2. Description of the Related Art
Recent information communication user environments have been suddenly ubiquitous. Thus, information society-based networks have been developed from existing fixed forms to variable forms. In addition, inventions of network node apparatuses have been increased to simply install, operate, and maintain network apparatuses. These apparatuses may be realized through a minimization of an optical-to-electric-to-optical transformation, efficiency of routing and wavelength allocation, optical switching and branching/coupling of channels of a control system.
FIG. 1 is schematic view illustrating a wavelength division multiplexing (WDM) optical communication network. Referring to FIG. 1, the WDM optical communication network may include a plurality of networks having different physical characteristics such as a used wavelength and a modulation method, i.e., a network A 10 and a network B 20. A node used inside a network having the same physical characteristic, i.e., a photonic cross-connector system, requires a switching function of transmitting signals input from different ports to a desired output port. When a signal of a network having a different physical characteristic, i.e., the network A 10, is connected to the network B 20, a node at a boundary between the networks A and B 10 and 20 requires a wavelength transformation, an optical reproduction, a change of a modulation method, etc. A node 8 shown in FIG. 1 must perform such a function.
There is increased a demand for a multicasting method by which a signal generated in a departure is simultaneously transmitted to a plurality of destinations with the arrival of an Internet protocol television (IP-TV), a teleconference, a virtual private network (VPN), etc. In the multicasting method, a plurality of signals are not generated in a departure and not transmitted to a plurality of destinations. However, a signal is generated and then transmitted a predetermined distance through a common path and diverges from a divergence node to each destination. Thus, traffic of the optical communication network can be reduced.
For example, when a signal generated by a node 1 of the network A 10 is to be simultaneously transmitted to nodes 6 and 7, the signal is first transmitted through nodes 1, 4, and 5 and then copied and diverged from the node 5 into the nodes 6 and 7. Since an existing optical communication network through which an IP signal is transmitted does not provide a switching function, such multicasting is performed by an electrical IP router. Thus, a minimization of an optical-to-electric-to-optical transformation and efficiency of routing and wavelength allocation cannot be realized.
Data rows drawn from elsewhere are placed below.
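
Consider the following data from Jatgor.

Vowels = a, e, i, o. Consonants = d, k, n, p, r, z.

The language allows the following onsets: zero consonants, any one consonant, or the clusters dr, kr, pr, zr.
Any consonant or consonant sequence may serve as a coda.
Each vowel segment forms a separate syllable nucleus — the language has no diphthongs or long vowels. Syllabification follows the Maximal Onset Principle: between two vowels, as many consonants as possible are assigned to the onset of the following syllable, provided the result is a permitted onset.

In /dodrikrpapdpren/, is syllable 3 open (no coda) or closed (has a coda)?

closed

Nuclei (vowels): o, i, a, e → 4 syllables.
/o…i/ gap (V1→V2): cluster /dr/ — /dr/ is itself a permitted onset, so the whole cluster goes right; preceding coda = ∅.
/i…a/ gap (V2→V3): cluster /krp/ — the longest permitted-onset suffix is /p/; onset = /p/, preceding coda = /kr/.
/a…e/ gap (V3→V4): /pdpr/ splits as /pd/ + /pr/ (/pr/ is the longest suffix that is a licit onset).
Putting it together: do.drikr.papd.pren.
Syllable 3 is /papd/ with coda /pd/, so it is closed.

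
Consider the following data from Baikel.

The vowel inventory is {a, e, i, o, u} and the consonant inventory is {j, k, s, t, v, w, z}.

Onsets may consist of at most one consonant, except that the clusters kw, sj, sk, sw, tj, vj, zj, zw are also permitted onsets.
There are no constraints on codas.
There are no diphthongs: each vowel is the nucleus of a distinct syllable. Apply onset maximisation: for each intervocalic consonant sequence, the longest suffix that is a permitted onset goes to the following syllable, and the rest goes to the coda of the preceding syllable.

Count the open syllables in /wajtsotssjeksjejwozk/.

Vowels present: a, o, e, e, o; each is a nucleus, giving 5 syllables.
V1 /a/ – V2 /o/: /jts/ splits as /jt/ + /s/ (/s/ is the longest suffix that is a licit onset).
V2 /o/ – V3 /e/: cluster /tssj/ — the longest permitted-onset suffix is /sj/; onset = /sj/, preceding coda = /ts/.
V3 /e/ – V4 /e/: cluster /ksj/ — the longest permitted-onset suffix is /sj/; onset = /sj/, preceding coda = /k/.
V4 /e/ – V5 /o/: /jw/; trying suffixes from longest down, /w/ is the first permitted one, so coda /j/ | onset /w/.
Result: wajt.sots.sjek.sjej.wozk.
Classifying each syllable: /wajt/ (closed), /sots/ (closed), /sjek/ (closed), /sjej/ (closed), /wozk/ (closed).
Open syllables: 0.

0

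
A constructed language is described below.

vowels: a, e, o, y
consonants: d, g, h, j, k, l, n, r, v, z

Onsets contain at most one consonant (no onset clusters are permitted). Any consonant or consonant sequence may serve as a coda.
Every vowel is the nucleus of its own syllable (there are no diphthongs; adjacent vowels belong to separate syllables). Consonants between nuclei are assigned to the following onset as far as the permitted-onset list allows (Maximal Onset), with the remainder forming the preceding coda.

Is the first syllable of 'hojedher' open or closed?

Vowels present: o, e, e; each is a nucleus, giving 3 syllables.
V1 /o/ – V2 /e/: just /j/ — single C goes to the following onset.
V2 /e/ – V3 /e/: /dh/ splits as /d/ + /h/ (/h/ is the longest suffix that is a licit onset).
So the parse is ho.jed.her.
Syllable 1 is /ho/; it ends in its nucleus with no coda, so it is open.

open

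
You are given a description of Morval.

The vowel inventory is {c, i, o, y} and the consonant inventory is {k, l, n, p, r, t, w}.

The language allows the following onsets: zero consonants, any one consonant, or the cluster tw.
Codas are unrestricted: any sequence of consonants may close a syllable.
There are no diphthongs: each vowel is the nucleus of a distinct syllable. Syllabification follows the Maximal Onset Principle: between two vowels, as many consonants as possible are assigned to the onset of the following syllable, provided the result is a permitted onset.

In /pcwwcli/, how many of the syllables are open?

2

Nuclei (vowels): c, c, i → 3 syllables.
σ1/σ2 boundary: /ww/ splits as /w/ + /w/ (/w/ is the longest suffix that is a licit onset).
σ2/σ3 boundary: /l/ is a single consonant, so it becomes the next onset.
Putting it together: pcw.wc.li.
Classifying each syllable: /pcw/ (closed), /wc/ (open), /li/ (open).
Open syllables: 2.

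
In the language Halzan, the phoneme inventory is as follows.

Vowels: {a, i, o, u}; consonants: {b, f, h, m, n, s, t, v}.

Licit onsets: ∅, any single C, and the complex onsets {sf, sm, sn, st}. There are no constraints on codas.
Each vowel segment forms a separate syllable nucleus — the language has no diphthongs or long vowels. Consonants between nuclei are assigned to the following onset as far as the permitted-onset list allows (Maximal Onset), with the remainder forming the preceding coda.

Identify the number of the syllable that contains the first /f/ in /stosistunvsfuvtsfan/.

The vowels are o, i, u, u, a — 5 nuclei, so 5 syllables.
V1 /o/ – V2 /i/: /s/ is a single consonant, so it becomes the next onset.
V2 /i/ – V3 /u/: /st/ is a licit onset in full, so it all attaches to the next syllable.
V3 /u/ – V4 /u/: /nvsf/ — longest licit onset from the right is /sf/, leaving /nv/ as coda.
V4 /u/ – V5 /a/: /vtsf/ splits as /vt/ + /sf/ (/sf/ is the longest suffix that is a licit onset).
So the parse is sto.si.stunv.sfuvt.sfan.
The first /f/ is in the onset of syllable 4 (/sfuvt/).

4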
There is suggested a photonic cross-connector system which divides signals input through an optical fiber according to each wavelength, transmits the same wavelength of various wavelengths divided from different optical fibers to a switch, switches the wavelength according to each path, and transmits the wavelength. However, such a photonic cross-connector system does not perform an optical multicasting function and a modulation method conversion function. There is suggested a photonic cross-connector system which realizes a switch switching the same wavelengths to different paths to support a multicasting function with a split and delivery (SaD) including a plurality of optical couplers, a gate optical switch, and a 1:N optical switch. However, the photonic cross-connector system uses optical couplers, wherein the number of optical couplers is equal to the number of wavelengths. Thus, loss is very large, and a large number of optical switches must be used. Also, like the previously described photonic cross-connector system, the present photonic cross-connector system does not provide a function of multicasting to different wavelengths and a function of transforming a modulation method.
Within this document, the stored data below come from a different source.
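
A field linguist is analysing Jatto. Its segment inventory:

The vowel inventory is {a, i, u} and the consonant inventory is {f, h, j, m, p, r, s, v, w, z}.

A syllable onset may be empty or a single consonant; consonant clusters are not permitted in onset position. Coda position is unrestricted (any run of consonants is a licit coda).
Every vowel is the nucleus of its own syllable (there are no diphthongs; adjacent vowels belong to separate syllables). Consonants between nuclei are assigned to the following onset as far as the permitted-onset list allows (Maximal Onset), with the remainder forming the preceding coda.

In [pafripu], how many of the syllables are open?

The vowels are a, i, u — 3 nuclei, so 3 syllables.
Between /a/ (V1) and /i/ (V2): /fr/; trying suffixes from longest down, /r/ is the first permitted one, so coda /f/ | onset /r/.
Between /i/ (V2) and /u/ (V3): /p/ → onset of the next syllable (single consonants are always licit onsets).
So the parse is paf.ri.pu.
Classifying each syllable: /paf/ (closed), /ri/ (open), /pu/ (open).
Open syllables: 2.

2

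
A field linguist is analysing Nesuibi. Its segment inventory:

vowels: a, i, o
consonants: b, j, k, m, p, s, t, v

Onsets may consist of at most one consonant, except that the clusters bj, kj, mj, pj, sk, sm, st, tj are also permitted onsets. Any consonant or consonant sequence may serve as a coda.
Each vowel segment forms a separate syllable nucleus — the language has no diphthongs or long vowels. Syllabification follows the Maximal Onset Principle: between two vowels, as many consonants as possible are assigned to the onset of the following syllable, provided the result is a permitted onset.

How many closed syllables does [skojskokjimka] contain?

Vowels present: o, o, i, a; each is a nucleus, giving 4 syllables.
σ1/σ2 boundary: cluster /jsk/ — the longest permitted-onset suffix is /sk/; onset = /sk/, preceding coda = /j/.
σ2/σ3 boundary: /kj/ — entire cluster is a permitted onset → onset /kj/, coda ∅.
σ3/σ4 boundary: /mk/ splits as /m/ + /k/ (/k/ is the longest suffix that is a licit onset).
Putting it together: skoj.sko.kjim.ka.
Classifying each syllable: /skoj/ (closed), /sko/ (open), /kjim/ (closed), /ka/ (open).
Closed syllables: 2.

2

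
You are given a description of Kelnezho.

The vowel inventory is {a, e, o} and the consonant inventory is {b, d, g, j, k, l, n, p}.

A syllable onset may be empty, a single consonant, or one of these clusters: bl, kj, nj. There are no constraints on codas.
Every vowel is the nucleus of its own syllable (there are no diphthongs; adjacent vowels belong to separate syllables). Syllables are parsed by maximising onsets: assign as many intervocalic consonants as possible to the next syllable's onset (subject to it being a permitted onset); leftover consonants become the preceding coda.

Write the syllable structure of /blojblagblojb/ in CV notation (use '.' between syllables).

Nuclei (vowels): o, a, o → 3 syllables.
V1 /o/ – V2 /a/: cluster /jbl/ — the longest permitted-onset suffix is /bl/; onset = /bl/, preceding coda = /j/.
V2 /a/ – V3 /o/: /gbl/ splits as /g/ + /bl/ (/bl/ is the longest suffix that is a licit onset).
Result: bloj.blag.blojb.
Mapping each syllable to C/V: /bloj/ → CCVC, /blag/ → CCVC, /blojb/ → CCVCC.

CCVC.CCVC.CCVCC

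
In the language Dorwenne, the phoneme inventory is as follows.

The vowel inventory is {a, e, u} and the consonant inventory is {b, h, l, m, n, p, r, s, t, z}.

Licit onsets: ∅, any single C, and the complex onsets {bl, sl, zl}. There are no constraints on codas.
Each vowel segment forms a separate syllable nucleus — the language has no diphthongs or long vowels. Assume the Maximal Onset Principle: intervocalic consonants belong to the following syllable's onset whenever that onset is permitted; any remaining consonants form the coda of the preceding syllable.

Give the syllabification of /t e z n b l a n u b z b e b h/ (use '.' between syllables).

Nuclei (vowels): e, a, u, e → 4 syllables.
/e…a/ gap (V1→V2): /znbl/; trying suffixes from longest down, /bl/ is the first permitted one, so coda /zn/ | onset /bl/.
/a…u/ gap (V2→V3): /n/ → onset of the next syllable (single consonants are always licit onsets).
/u…e/ gap (V3→V4): cluster /bzb/ — the longest permitted-onset suffix is /b/; onset = /b/, preceding coda = /bz/.

tezn.bla.nubz.bebh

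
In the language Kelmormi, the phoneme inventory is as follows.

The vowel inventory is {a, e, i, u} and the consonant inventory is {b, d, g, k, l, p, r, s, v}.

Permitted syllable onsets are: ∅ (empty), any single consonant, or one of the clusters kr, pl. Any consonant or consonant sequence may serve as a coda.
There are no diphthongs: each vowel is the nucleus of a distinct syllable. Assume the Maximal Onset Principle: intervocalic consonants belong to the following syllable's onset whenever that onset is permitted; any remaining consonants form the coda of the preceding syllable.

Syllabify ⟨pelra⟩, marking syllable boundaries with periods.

pel.ra

Vowels present: e, a; each is a nucleus, giving 2 syllables.
Between /e/ (V1) and /a/ (V2): cluster /lr/ — the longest permitted-onset suffix is /r/; onset = /r/, preceding coda = /l/.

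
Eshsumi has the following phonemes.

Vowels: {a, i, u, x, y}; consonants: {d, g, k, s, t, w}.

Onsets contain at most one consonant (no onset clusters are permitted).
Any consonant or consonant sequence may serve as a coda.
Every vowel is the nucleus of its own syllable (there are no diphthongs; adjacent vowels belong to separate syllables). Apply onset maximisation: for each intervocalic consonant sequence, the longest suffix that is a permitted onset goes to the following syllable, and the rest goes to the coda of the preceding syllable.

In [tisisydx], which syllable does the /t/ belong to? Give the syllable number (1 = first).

1

Vowels present: i, i, y, x; each is a nucleus, giving 4 syllables.
Between /i/ (V1) and /i/ (V2): /s/ is a single consonant, so it becomes the next onset.
Between /i/ (V2) and /y/ (V3): just /s/ — single C goes to the following onset.
Between /y/ (V3) and /x/ (V4): /d/ → onset of the next syllable (single consonants are always licit onsets).
Putting it together: ti.si.sy.dx.
The /t/ is in the onset of syllable 1 (/ti/).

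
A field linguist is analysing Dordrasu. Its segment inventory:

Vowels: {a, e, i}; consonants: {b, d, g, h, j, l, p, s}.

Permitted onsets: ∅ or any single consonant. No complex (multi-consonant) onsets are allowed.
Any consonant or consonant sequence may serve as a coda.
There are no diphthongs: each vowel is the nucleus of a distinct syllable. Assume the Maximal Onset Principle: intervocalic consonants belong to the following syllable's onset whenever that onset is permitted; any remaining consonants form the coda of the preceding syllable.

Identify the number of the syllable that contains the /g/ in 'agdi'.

1

Vowels present: a, i; each is a nucleus, giving 2 syllables.
Between /a/ (V1) and /i/ (V2): /gd/ splits as /g/ + /d/ (/d/ is the longest suffix that is a licit onset).
So the parse is ag.di.
The /g/ is in the coda of syllable 1 (/ag/).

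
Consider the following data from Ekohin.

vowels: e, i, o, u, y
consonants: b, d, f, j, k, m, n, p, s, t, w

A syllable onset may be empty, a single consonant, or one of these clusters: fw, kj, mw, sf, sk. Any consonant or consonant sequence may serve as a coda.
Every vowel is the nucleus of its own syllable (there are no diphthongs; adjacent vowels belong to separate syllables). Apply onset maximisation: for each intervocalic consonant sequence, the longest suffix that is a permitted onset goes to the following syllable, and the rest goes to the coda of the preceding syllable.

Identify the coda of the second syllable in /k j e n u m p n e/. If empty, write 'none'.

mp

The vowels are e, u, e — 3 nuclei, so 3 syllables.
V1 /e/ – V2 /u/: /n/ is a single consonant, so it becomes the next onset.
V2 /u/ – V3 /e/: /mpn/ splits as /mp/ + /n/ (/n/ is the longest suffix that is a licit onset).
Syllabification: kje.nump.ne.
Syllable 2 is /nump/: onset /n/, nucleus /u/, coda /mp/.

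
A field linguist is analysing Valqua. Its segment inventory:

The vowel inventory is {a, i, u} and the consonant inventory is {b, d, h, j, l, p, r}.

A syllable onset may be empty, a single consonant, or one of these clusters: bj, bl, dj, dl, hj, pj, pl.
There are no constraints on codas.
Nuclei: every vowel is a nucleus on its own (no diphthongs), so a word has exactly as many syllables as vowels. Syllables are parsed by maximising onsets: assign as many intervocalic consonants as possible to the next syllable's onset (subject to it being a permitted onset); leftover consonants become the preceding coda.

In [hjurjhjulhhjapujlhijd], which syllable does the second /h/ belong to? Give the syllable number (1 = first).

Nuclei (vowels): u, u, a, u, i → 5 syllables.
V1 /u/ – V2 /u/: /rjhj/ splits as /rj/ + /hj/ (/hj/ is the longest suffix that is a licit onset).
V2 /u/ – V3 /a/: /lhhj/ splits as /lh/ + /hj/ (/hj/ is the longest suffix that is a licit onset).
V3 /a/ – V4 /u/: /p/ → onset of the next syllable (single consonants are always licit onsets).
V4 /u/ – V5 /i/: /jlh/ — longest licit onset from the right is /h/, leaving /jl/ as coda.
Result: hjurj.hjulh.hja.pujl.hijd.
The second /h/ is in the onset of syllable 2 (/hjulh/).

2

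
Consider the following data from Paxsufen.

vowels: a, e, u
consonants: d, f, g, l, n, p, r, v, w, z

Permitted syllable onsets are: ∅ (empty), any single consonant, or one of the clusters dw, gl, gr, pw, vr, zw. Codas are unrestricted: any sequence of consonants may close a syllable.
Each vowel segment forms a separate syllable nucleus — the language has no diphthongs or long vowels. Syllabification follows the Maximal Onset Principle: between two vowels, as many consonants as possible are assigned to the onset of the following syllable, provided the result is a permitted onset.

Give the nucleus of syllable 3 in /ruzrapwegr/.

The vowels are u, a, e — 3 nuclei, so 3 syllables.
The third nucleus (vowel 3 from the left) is /e/.

e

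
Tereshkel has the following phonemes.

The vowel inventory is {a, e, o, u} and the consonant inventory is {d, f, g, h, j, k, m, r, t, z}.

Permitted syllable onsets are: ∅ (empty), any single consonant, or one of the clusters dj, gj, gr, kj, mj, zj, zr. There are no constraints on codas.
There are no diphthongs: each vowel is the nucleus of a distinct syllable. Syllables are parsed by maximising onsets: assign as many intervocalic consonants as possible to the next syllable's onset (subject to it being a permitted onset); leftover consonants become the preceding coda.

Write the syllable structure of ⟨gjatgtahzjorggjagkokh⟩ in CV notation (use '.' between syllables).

Vowels present: a, a, o, a, o; each is a nucleus, giving 5 syllables.
V1 /a/ – V2 /a/: cluster /tgt/ — the longest permitted-onset suffix is /t/; onset = /t/, preceding coda = /tg/.
V2 /a/ – V3 /o/: /hzj/; trying suffixes from longest down, /zj/ is the first permitted one, so coda /h/ | onset /zj/.
V3 /o/ – V4 /a/: /rggj/ splits as /rg/ + /gj/ (/gj/ is the longest suffix that is a licit onset).
V4 /a/ – V5 /o/: /gk/ splits as /g/ + /k/ (/k/ is the longest suffix that is a licit onset).
Syllabification: gjatg.tah.zjorg.gjag.kokh.
Mapping each syllable to C/V: /gjatg/ → CCVCC, /tah/ → CVC, /zjorg/ → CCVCC, /gjag/ → CCVC, /kokh/ → CVCC.

CCVCC.CVC.CCVCC.CCVC.CVCC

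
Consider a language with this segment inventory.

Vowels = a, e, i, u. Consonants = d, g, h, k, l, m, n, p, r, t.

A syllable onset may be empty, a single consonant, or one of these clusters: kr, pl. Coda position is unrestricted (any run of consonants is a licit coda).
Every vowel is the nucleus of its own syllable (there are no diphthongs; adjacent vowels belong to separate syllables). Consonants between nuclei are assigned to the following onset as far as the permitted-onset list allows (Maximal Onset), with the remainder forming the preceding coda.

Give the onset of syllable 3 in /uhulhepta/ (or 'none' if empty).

The vowels are u, u, e, a — 4 nuclei, so 4 syllables.
V1 /u/ – V2 /u/: /h/ is a single consonant, so it becomes the next onset.
V2 /u/ – V3 /e/: /lh/; trying suffixes from longest down, /h/ is the first permitted one, so coda /l/ | onset /h/.
V3 /e/ – V4 /a/: cluster /pt/ — the longest permitted-onset suffix is /t/; onset = /t/, preceding coda = /p/.
Result: u.hul.hep.ta.
Syllable 3 is /hep/: onset /h/, nucleus /e/, coda /p/.

h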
There is suggested a photonic cross-connector system which divides an input signal to two paths using a coupler, connects the one of the two paths to a drop path and the other one to a transmission path, and disallows the signal to be transmitted to the transmission path using a wavelength blocker or simultaneously transmits the signal to the drop and transmission paths so as to perform a multicasting function. However, the photonic cross-connector system limits each of input and output ports and does not provide a function of multicasting to different wavelengths and a function of transforming a modulation method.
An optical signal is frequently deteriorated during its transmission due to a chromatic dispersion of an optical fiber, a polarization mode dispersion, noise of an optical amplifier, etc. Thus, each node, i.e., a photonic cross-connector system, requires a function of regenerating a signal, transforming the signal into a clear signal, and transmitting the clear signal to a destination port.